Todos hubiésemos deseado que el repechaje hubiera sido 15 días después del partido final contra Estados Unidos. Ese “momentum” que llaman los estadounidenses habría significado un empujón anímico tremendo para enfrentar a Nueva Zelanda.

Hoy, un mes después de aquella victoria que nos catapultó al juego del 14 de junio, la euforia, el ritmo y el mismo ánimo del grupo se han enfriado.

De ahí que los juegos de Liga de Naciones, que algunos consideran de relleno, deben servir no solo para buscar la clasificación a la Copa Oro, sino para levantar de nuevo ese estado emocional que convirtió una selección destrozada en la primera vuelta a una invencible en la segunda.

De igual forma, para los equipos nacionales que disputarán el cetro, ¿qué tan perjudicial puede ser este parón?

Por ejemplo, cuadros como Saprissa y Herediano que venían embalados en el final de la etapa de clasificación, ¿cómo les cae de pronto la suspensión? Los morados cerraron la etapa con seis victorias consecutivas que los metieron en la semifinal frente a la Liga. De nuevo, ese “momentum” se perdió.  Eso sí, el tiempo puede ser su aliado para recuperar piezas que estaban lesionadas.

Herediano, desde la llegada de Jafet Soto al banquillo, solo perdió un partido de 14 disputados. Lo que sí puede beneficiar a los florenses es que este tiempo puede servirle al nuevo técnico, Hernán Medford, para afinar detalles de cara al duelo frente al Cartaginés.

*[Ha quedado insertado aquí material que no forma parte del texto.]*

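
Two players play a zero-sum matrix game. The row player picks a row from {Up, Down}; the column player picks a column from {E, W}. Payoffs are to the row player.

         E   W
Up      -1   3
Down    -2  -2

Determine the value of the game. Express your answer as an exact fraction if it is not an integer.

Row minima: Up → -1, Down → -2; maximin = -1.
Column maxima: E → -1, W → 3; minimax = -1.
Since maximin = minimax = -1, there is a saddle point and the value is -1.

-1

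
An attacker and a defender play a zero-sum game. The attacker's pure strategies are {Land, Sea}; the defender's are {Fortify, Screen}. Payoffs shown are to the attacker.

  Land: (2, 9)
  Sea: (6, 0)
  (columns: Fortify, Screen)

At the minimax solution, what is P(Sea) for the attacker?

Row minima: Land → 2, Sea → 0; maximin = 2.
Column maxima: Fortify → 6, Screen → 9; minimax = 6.
2 ≠ 6, so there is no saddle point; optimal play is mixed.
Let the attacker play Land with probability p. Expected payoff against Fortify: 2p + 6(1−p) = −4p + 6; against Screen: 9p + 0(1−p) = 9p.
Setting these equal: −4p + 6 = 9p ⇒ −13p = -6 ⇒ p = 6/13, and the value is (-4)·(6/13) + 6 = 54/13.
For the defender: with q = P(Fortify), equating Land's and Sea's payoffs gives −7q + 9 = 6q ⇒ q = 9/13.

7/13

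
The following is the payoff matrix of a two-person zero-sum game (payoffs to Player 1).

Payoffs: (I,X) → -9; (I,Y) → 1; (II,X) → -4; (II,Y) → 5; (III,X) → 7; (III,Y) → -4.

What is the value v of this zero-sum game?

Row minima: I → -9, II → -4, III → -4; maximin = -4.
Column maxima: X → 7, Y → 5; minimax = 5.
-4 ≠ 5, so there is no saddle point; optimal play is mixed.
I is strictly dominated by II, so Player 1 never plays it.
On the remaining 2×2 (II, III vs X, Y):
Let Player 1 play II with probability p. Expected payoff against X: (-4)p + 7(1−p) = −11p + 7; against Y: 5p + (-4)(1−p) = 9p − 4.
Setting these equal: −11p + 7 = 9p − 4 ⇒ −20p = -11 ⇒ p = 11/20, and the value is (-11)·(11/20) + 7 = 19/20.
For Player 2: with q = P(X), equating II's and III's payoffs gives −9q + 5 = 11q − 4 ⇒ q = 9/20.

19/20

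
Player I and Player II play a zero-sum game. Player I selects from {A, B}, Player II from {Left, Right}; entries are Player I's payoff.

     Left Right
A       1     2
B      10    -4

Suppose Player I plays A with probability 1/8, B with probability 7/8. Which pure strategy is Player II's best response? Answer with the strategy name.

If Player II plays Left, Player I's expected payoff is (1/8)·1 + (7/8)·10 = 71/8.
If Player II plays Right, Player I's expected payoff is (1/8)·2 + (7/8)·(-4) = -13/4.
Player II minimizes Player I's payoff; the smallest is -13/4, so the best response is Right.

Right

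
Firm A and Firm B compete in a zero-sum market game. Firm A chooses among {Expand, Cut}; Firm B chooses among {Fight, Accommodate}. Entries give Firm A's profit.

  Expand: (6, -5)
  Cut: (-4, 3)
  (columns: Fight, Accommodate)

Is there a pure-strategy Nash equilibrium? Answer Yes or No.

No

Row minima: Expand → -5, Cut → -4; maximin = -4.
Column maxima: Fight → 6, Accommodate → 3; minimax = 3.
-4 ≠ 3, so no pure-strategy equilibrium exists.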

Para la Liga, el parón del torneo es una incógnita. Los manudos fueron los más regulares de la etapa de clasificación. Esta suspensión podría abrirles la opción de planificar con más calma una fase que, en los últimos años se ha convertido en su pesadilla. Enfrentar a un rival al cual no vencen hace ocho clásicos no deja de ser un reto emocional que, bien trabajado durante este tiempo, podría ser muy beneficioso.

Cartaginés es el único equipo que, pienso, podría salir beneficiado del parón. Su cierre de torneo fue un sube y baja emocional con victorias inapelables como local, pero con derrotas humillantes como visitante. Incluso, el episodio de su goleador Marcel Hernández recriminando a sus compañeros por un penal concedido en San Carlos alimentó todo tipo de rumores de lo que ocurría a lo interno del camerino.

Geiner Segura estuvo a nada de ser despedido y finalmente se quedó, pero con la sombra de Mauricio Wright respirándole en la nuca y a la espera de cualquier fallo para asumir las riendas del plantel.

Este mes y resto sin competencia podría ayudar a tranquilizar las aguas brumosas que requieren cerrar filas en torno a una ilusión que hoy ya cumple 82 años de espera.